最も好まれたのは、普段は海で生息するが産卵は淡水の川や湖でするホッキョクイワナでした。産卵のために川を遡上する途中で石積みの堰に捕まり、男も女も子供たちも今日と同じように槍で刺して捕まえたのです。
夏のカヤックを使っての猟は特別な装備が必要でした。
トグル(銛の返しとして働く横木)が付いた銛がアザラシやセイウチの体内に撃ちこまれると柄と柄頭が外れて、食い込んだ頭部と銛綱だけが残るようになっていました。獲物が小さい場合はツナを付けたまま手繰り寄せる事が出来ましたが、アゴヒゲアザラシやセイウチなどの重い獲物の時は浮き袋を使って疲れさせる必要がありました。浮きは膨らませたアザラシの胃袋かまるごとのアザラシの皮で牙製のトグルで綱に繋げられていました。

8月末から9月初旬は毛皮の毛足が衣服にするのにちょうどよい長さになるので、カリブー狩猟の最適時期でした。
カリブー狩りは1年中必要に応じて不定期に行われましたが、晩春はウシバエの幼虫のせいで皮が穴だらけになってしまい使い物にならず、冬は毛皮が重すぎて衣服用にはできませんでした。
カリブーの毛の一本一本は中が空洞になっていて断熱効果が抜群なので、パルカにすると軽くて暖かいのです。

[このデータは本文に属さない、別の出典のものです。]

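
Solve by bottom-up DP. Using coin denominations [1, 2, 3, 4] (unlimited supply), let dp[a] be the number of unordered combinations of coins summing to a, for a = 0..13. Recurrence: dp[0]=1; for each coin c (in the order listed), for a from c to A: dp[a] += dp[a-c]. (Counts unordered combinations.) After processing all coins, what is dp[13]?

after  coin     0     1     2     3     4     5     6     7     8     9    10    11    12    13
          1     1     1     1     1     1     1     1     1     1     1     1     1     1     1
          2     1     1     2     2     3     3     4     4     5     5     6     6     7     7
          3     1     1     2     3     4     5     7     8    10    12    14    16    19    21
          4     1     1     2     3     5     6     9    11    15    18    23    27    34    39

39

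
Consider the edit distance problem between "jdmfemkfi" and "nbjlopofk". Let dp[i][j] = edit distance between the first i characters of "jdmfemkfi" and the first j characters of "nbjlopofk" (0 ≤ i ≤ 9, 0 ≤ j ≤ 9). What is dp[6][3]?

6

   ''  n  b  j  l  o  p  o  f  k
''  0  1  2  3  4  5  6  7  8  9
 j  1  1  2  2  3  4  5  6  7  8
 d  2  2  2  3  3  4  5  6  7  8
 m  3  3  3  3  4  4  5  6  7  8
 f  4  4  4  4  4  5  5  6  6  7
 e  5  5  5  5  5  5  6  6  7  7
 m  6  6  6  6  6  6  6  7  7  8
 k  7  7  7  7  7  7  7  7  8  7
 f  8  8  8  8  8  8  8  8  7  8
 i  9  9  9  9  9  9  9  9  8  8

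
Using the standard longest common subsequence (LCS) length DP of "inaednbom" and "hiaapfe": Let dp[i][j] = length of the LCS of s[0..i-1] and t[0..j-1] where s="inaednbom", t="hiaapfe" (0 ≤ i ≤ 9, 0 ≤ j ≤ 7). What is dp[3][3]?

   ''  h  i  a  a  p  f  e
''  0  0  0  0  0  0  0  0
 i  0  0  1  1  1  1  1  1
 n  0  0  1  1  1  1  1  1
 a  0  0  1  2  2  2  2  2
 e  0  0  1  2  2  2  2  3
 d  0  0  1  2  2  2  2  3
 n  0  0  1  2  2  2  2  3
 b  0  0  1  2  2  2  2  3
 o  0  0  1  2  2  2  2  3
 m  0  0  1  2  2  2  2  3

2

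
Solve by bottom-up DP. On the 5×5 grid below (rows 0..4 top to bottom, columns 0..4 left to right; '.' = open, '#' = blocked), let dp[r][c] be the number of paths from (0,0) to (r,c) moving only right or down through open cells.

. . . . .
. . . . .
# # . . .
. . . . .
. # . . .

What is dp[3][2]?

r\c   0   1   2   3   4
  0   1   1   1   1   1
  1   1   2   3   4   5
  2   0   0   3   7  12
  3   0   0   3  10  22
  4   0   0   3  13  35

3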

秋のカリブー猟の時期は各エスキモー集落が集まって古い親戚と再会したり、若者達が配偶者を選んだりする時期で、特に若者にはワクワクする季節でした。
狩りの前に岩を人の形に(イヌクシュク)に似せて積み上げ、長いV字型になるように並べました。若い男達はV字型の開いた方から閉じた方へ走りながらカリブーを追いたてました。
イヌクシュクの陰では漁師たちが槍や弓矢を持って待ち構えていて、そこを通り過ぎる時に驚いたカリブーを仕留めたのです。

冬至が近くなると宗教的儀式の季節でした。
しばしばみだらな事になりがちなセドナ祭はキリスト教のクリスマスに近い時期だったので初期の宣教師達を仰天させました。

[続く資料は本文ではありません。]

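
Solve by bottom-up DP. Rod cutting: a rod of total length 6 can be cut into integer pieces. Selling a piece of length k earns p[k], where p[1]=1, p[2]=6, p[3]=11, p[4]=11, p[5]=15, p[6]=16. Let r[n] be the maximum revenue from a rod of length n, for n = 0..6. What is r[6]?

   n    0    1    2    3    4    5    6
r[n]    0    1    6   11   12   17   22

22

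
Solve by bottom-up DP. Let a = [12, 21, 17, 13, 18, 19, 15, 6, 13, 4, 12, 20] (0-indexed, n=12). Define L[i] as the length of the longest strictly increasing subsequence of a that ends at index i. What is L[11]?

   i    0    1    2    3    4    5    6    7    8    9   10   11
a[i]   12   21   17   13   18   19   15    6   13    4   12   20
L[i]    1    2    2    2    3    4    3    1    2    1    2    5

5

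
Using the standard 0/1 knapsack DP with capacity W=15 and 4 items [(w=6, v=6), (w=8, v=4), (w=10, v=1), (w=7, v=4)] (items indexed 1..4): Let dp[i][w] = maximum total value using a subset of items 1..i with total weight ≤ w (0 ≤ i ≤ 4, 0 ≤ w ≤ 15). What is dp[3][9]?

6

i\w   0   1   2   3   4   5   6   7   8   9  10  11  12  13  14  15
  0   0   0   0   0   0   0   0   0   0   0   0   0   0   0   0   0
  1   0   0   0   0   0   0   6   6   6   6   6   6   6   6   6   6
  2   0   0   0   0   0   0   6   6   6   6   6   6   6   6  10  10
  3   0   0   0   0   0   0   6   6   6   6   6   6   6   6  10  10
  4   0   0   0   0   0   0   6   6   6   6   6   6   6  10  10  10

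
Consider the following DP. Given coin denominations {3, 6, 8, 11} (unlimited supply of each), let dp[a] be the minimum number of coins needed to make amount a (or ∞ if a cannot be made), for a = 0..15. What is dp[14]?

2

 a  0  1  2  3  4  5  6  7  8  9 10 11 12 13 14 15
dp  0  -  -  1  -  -  1  -  1  2  -  1  2  -  2  3
(- denotes ∞ / unreachable)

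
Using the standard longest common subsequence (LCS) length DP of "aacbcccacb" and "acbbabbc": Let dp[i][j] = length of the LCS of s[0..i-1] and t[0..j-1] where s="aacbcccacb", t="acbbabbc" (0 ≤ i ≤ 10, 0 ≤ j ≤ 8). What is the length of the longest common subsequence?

5

   ''  a  c  b  b  a  b  b  c
''  0  0  0  0  0  0  0  0  0
 a  0  1  1  1  1  1  1  1  1
 a  0  1  1  1  1  2  2  2  2
 c  0  1  2  2  2  2  2  2  3
 b  0  1  2  3  3  3  3  3  3
 c  0  1  2  3  3  3  3  3  4
 c  0  1  2  3  3  3  3  3  4
 c  0  1  2  3  3  3  3  3  4
 a  0  1  2  3  3  4  4  4  4
 c  0  1  2  3  3  4  4  4  5
 b  0  1  2  3  4  4  5  5  5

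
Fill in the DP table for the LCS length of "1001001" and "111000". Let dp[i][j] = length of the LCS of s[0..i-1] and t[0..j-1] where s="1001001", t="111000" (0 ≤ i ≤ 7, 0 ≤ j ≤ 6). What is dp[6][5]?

4

   ''  1  1  1  0  0  0
''  0  0  0  0  0  0  0
 1  0  1  1  1  1  1  1
 0  0  1  1  1  2  2  2
 0  0  1  1  1  2  3  3
 1  0  1  2  2  2  3  3
 0  0  1  2  2  3  3  4
 0  0  1  2  2  3  4  4
 1  0  1  2  3  3  4  4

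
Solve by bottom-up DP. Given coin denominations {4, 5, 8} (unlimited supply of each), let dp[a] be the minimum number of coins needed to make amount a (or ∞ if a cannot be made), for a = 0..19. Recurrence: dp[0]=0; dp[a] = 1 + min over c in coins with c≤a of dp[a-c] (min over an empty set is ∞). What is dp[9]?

2

 a  0  1  2  3  4  5  6  7  8  9 10 11 12 13 14 15 16 17 18 19
dp  0  -  -  -  1  1  -  -  1  2  2  -  2  2  3  3  2  3  3  4
(- denotes ∞ / unreachable)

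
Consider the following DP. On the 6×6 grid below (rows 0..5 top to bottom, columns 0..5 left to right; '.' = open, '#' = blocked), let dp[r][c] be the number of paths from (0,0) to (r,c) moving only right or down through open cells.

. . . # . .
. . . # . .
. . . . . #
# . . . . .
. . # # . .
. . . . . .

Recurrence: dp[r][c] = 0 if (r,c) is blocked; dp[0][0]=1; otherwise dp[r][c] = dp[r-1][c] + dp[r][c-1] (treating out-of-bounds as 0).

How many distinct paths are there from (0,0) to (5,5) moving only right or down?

r\c   0   1   2   3   4   5
  0   1   1   1   0   0   0
  1   1   2   3   0   0   0
  2   1   3   6   6   6   0
  3   0   3   9  15  21  21
  4   0   3   0   0  21  42
  5   0   3   3   3  24  66

66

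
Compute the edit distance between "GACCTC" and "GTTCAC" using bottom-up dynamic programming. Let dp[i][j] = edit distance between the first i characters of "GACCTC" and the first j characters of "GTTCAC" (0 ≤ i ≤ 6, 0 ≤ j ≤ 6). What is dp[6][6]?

   ''  G  T  T  C  A  C
''  0  1  2  3  4  5  6
 G  1  0  1  2  3  4  5
 A  2  1  1  2  3  3  4
 C  3  2  2  2  2  3  3
 C  4  3  3  3  2  3  3
 T  5  4  3  3  3  3  4
 C  6  5  4  4  3  4  3

3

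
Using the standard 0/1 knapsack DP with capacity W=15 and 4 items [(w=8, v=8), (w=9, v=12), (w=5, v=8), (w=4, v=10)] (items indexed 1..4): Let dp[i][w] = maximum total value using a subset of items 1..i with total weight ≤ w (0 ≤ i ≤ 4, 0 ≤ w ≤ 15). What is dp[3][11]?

12

i\w   0   1   2   3   4   5   6   7   8   9  10  11  12  13  14  15
  0   0   0   0   0   0   0   0   0   0   0   0   0   0   0   0   0
  1   0   0   0   0   0   0   0   0   8   8   8   8   8   8   8   8
  2   0   0   0   0   0   0   0   0   8  12  12  12  12  12  12  12
  3   0   0   0   0   0   8   8   8   8  12  12  12  12  16  20  20
  4   0   0   0   0  10  10  10  10  10  18  18  18  18  22  22  22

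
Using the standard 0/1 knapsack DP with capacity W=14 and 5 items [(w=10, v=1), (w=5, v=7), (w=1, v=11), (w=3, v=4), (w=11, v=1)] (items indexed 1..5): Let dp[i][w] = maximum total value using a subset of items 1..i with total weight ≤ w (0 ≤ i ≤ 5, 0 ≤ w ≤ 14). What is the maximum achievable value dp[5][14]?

i\w   0   1   2   3   4   5   6   7   8   9  10  11  12  13  14
  0   0   0   0   0   0   0   0   0   0   0   0   0   0   0   0
  1   0   0   0   0   0   0   0   0   0   0   1   1   1   1   1
  2   0   0   0   0   0   7   7   7   7   7   7   7   7   7   7
  3   0  11  11  11  11  11  18  18  18  18  18  18  18  18  18
  4   0  11  11  11  15  15  18  18  18  22  22  22  22  22  22
  5   0  11  11  11  15  15  18  18  18  22  22  22  22  22  22

22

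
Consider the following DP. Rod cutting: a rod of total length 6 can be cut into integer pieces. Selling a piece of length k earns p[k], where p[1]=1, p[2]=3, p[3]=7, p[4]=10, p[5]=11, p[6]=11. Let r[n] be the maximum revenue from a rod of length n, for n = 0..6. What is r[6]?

   n    0    1    2    3    4    5    6
r[n]    0    1    3    7   10   11   14

14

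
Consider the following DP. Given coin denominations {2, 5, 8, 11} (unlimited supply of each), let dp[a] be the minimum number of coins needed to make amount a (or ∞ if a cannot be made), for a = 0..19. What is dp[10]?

2

 a  0  1  2  3  4  5  6  7  8  9 10 11 12 13 14 15 16 17 18 19
dp  0  -  1  -  2  1  3  2  1  3  2  1  3  2  4  3  2  4  3  2
(- denotes ∞ / unreachable)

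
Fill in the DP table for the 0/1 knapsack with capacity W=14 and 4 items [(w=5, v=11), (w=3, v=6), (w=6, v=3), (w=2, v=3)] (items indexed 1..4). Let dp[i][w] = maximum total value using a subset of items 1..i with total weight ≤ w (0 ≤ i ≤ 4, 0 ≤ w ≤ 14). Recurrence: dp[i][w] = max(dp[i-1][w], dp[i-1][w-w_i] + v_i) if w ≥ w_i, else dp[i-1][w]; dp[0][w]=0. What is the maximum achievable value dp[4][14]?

i\w   0   1   2   3   4   5   6   7   8   9  10  11  12  13  14
  0   0   0   0   0   0   0   0   0   0   0   0   0   0   0   0
  1   0   0   0   0   0  11  11  11  11  11  11  11  11  11  11
  2   0   0   0   6   6  11  11  11  17  17  17  17  17  17  17
  3   0   0   0   6   6  11  11  11  17  17  17  17  17  17  20
  4   0   0   3   6   6  11  11  14  17  17  20  20  20  20  20

20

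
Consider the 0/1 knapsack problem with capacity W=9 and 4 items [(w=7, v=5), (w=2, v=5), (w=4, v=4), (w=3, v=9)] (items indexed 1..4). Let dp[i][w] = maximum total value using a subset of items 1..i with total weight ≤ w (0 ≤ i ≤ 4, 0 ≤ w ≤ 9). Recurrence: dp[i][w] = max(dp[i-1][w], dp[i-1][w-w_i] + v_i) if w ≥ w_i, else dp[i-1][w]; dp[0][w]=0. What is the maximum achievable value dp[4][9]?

i\w   0   1   2   3   4   5   6   7   8   9
  0   0   0   0   0   0   0   0   0   0   0
  1   0   0   0   0   0   0   0   5   5   5
  2   0   0   5   5   5   5   5   5   5  10
  3   0   0   5   5   5   5   9   9   9  10
  4   0   0   5   9   9  14  14  14  14  18

18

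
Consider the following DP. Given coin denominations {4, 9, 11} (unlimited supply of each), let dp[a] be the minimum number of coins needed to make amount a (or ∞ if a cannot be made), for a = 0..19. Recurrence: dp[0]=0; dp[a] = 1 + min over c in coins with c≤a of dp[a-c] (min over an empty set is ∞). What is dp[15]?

 a  0  1  2  3  4  5  6  7  8  9 10 11 12 13 14 15 16 17 18 19
dp  0  -  -  -  1  -  -  -  2  1  -  1  3  2  -  2  4  3  2  3
(- denotes ∞ / unreachable)

2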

最近では、多くの町や村で伝統活動のいくつかを復活させて色々なお祭りを始めています。冬のアグルー(氷穴)猟コンテスト、イグルー建設競争、犬ゾリレース、カヤックレースなどです。
事実、グリーンランドの高校では1年コースでカヤック、銛の作り方、毛皮縫製などを教えています。
北極の人々にとってこれらの伝統を保存する事はとても大切な事です。